Aku bergaul dengan teman-teman yang kaya raya, lantas tidak membuatku ikut masuk ke gaya mereka, atau menjadikan aku lupa dengan teman-teman yang orang tuanya pas-pasan.
Ada seorang teman yang rumahnya berdekatan dengan sekolah, ekonominya lebih memprihatinkan dari orang tuaku. Ibunya selalu titip pesan supaya jam istirahat aku datang ke rumahnya sejenak. Tahu gak aku disuruh apa di rumahnya? Diajak makan siang dengan dadar telur dan kecap, sementara putrinya di sekolah bertingkah seperti orang kaya.
"Kenapa Mi, orang tua temanku, guru-guru, banyak yang mencintaiku dengan meminjamkan buku paket?" tanyaku suatu ketika pada Mimi.
"Itu salah satu doa Mimi, supaya anak-anakku di mana pun berada disayangi semua orang," jawabnya.
"Ci jangan minder berada di lingkungan bagus, tapi ingat posisi kita, harus tetap menjadi orang yang rendah hati!" pesan Mimi.
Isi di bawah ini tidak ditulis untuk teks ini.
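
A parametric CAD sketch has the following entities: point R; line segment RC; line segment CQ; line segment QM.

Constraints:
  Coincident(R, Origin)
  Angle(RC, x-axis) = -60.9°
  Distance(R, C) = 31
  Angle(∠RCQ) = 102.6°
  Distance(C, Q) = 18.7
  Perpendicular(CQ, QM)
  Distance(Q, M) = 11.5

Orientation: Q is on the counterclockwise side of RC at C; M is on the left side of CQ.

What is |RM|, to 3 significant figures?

31.6

R is at the origin; RC runs at -60.9° with length 31.0, so C = 31.0·(cos -60.9°, sin -60.9°) = (15.1, -27.1). ∠RCQ = 102.6°, so CQ runs at -60.9° + (180° − 102.6°) = 16.5° from the x-axis; with |CQ| = 18.7, Q = C + 18.7·(cos 16.5°, sin 16.5°) = (33.0, -21.8). CQ ⟂ QM; with |QM| = 11.5 on the left of CQ, M = Q + 11.5·(-0.284, 0.959) = (29.7, -10.7). Then |RM| = |M − R| = 31.6.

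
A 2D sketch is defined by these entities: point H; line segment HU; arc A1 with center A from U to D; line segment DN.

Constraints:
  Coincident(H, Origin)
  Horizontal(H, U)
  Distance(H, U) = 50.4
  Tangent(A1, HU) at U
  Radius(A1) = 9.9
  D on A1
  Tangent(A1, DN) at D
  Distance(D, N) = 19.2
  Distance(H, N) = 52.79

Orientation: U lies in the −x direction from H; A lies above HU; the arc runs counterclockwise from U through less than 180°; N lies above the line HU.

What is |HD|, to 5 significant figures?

42.129

Checks: |HU| = 50.40 ✓; |AD| = 9.900 ✓; ∠(AD, DN) = 90.00° ✓; |DN| = 19.20 ✓; |HN| = 52.79 ✓.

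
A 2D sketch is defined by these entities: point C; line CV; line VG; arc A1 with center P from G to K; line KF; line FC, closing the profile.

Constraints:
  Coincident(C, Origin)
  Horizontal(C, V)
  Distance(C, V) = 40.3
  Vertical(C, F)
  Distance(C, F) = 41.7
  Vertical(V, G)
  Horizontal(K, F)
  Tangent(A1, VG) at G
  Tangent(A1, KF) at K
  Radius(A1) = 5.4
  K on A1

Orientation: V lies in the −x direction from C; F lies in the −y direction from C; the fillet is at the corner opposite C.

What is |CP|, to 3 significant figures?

50.4

CF is vertical with |CF| = 41.7 and F on the −y side, so F = (0.00, -41.7). The virtual corner opposite C is at (-40.3, -41.7). Since A1 is tangent to VG there, PG ⟂ VG and A1 meets KF tangentially, so PK is at right angles to KF, with radius 5.4, so the center P sits 5.4 in from both sides at P = (-34.9, -36.3). Then |CP| = |P − C| = 50.4.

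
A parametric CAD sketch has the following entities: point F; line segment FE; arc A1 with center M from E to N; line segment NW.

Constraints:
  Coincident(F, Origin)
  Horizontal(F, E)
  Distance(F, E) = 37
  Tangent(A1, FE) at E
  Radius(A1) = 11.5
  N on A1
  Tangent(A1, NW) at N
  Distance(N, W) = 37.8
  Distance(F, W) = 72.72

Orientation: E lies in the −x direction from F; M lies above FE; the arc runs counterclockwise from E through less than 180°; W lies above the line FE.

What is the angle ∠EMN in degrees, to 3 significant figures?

136°

F is at the origin; F and E share the same y with |FE| = 37.0 and E on the −x side, so E = (-37.0, 0.00). Since A1 is tangent to FE there, ME ⟂ FE, so M = E + (0, 11.5) = (-37.0, 11.5). Since MN ⟂ NW (tangency), |MW| = √(11.5² + 37.8²) = 39.5 regardless of where N sits on A1. So W lies on both circle(F, 72.72) and circle(M, 39.5); the above-FE intersection is W = (-56.4, 45.9). N is the foot of the tangent from W: N = (-29.1, 19.8).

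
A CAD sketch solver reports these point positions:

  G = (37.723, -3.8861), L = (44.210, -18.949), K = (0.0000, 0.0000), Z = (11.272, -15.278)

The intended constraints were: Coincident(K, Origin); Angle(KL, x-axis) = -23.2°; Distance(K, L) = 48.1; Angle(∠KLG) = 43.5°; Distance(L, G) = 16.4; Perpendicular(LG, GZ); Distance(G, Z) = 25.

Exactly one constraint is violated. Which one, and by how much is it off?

Distance(G, Z) = 25 — off by 3.80.

K = (0.00, 0.00) ✓; KL at -23.20° ✓; |KL| = 48.10 ✓; ∠KLG = 43.50° ✓; |LG| = 16.40 ✓; ∠(LG, GZ) = 90.00° ✓; |GZ| = 28.80 ✗.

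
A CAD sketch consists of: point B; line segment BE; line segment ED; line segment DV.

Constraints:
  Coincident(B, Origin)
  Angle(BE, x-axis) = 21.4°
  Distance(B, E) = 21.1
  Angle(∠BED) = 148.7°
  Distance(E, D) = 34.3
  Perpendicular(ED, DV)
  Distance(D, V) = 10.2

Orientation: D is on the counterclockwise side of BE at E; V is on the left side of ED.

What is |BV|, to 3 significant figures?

52.3

B is at the origin; BE runs at 21.4° with length 21.1, so E = 21.1·(cos 21.4°, sin 21.4°) = (19.6, 7.70). ∠BED = 148.7°, so ED runs at 21.4° + (180° − 148.7°) = 52.7° from the x-axis; with |ED| = 34.3, D = E + 34.3·(cos 52.7°, sin 52.7°) = (40.4, 35.0). ED ⟂ DV; with |DV| = 10.2 on the left of ED, V = D + 10.2·(-0.795, 0.606) = (32.3, 41.2). Then |BV| = |V − B| = 52.3.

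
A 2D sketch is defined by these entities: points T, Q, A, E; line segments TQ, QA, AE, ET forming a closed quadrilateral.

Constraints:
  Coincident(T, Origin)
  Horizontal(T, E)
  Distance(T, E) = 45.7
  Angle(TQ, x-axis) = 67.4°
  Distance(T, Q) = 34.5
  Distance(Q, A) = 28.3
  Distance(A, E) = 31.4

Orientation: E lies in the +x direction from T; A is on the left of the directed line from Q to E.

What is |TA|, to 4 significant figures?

51.91

Checks: TQ at 67.40° ✓; |QA| = 28.30 ✓; |AE| = 31.40 ✓.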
Hingga aku lulus, dan bekerja di SMAN tempat sekolah dulu, aku masih disayangi guru-guru yang dulu sering  dipinjami bukunya. Aku juga tidak lupa dengan pesan Mimi, harus tetap rendah hati.
Ketika bergaul dengan orang-orang besar, bergaul juga dengan orang kecil, karena aku berasal dari orang kecil, tidak memiliki apa-apa.
Nongkrong di depan sekolah bersama Aki baso, Aki bubur ayam, Mang siomay itu cara aku menyapa mereka. Mereka adalah pedagang kaki lima yang diperbolehkan jualan sekitar sekolah.
"Aki, basonya tanpa mangkok," candaku.
"Pasti mau makan bubur ya, Neng?" tanya aki bubur kegeeran.
"Boleh, Ki, gak pakai bubur."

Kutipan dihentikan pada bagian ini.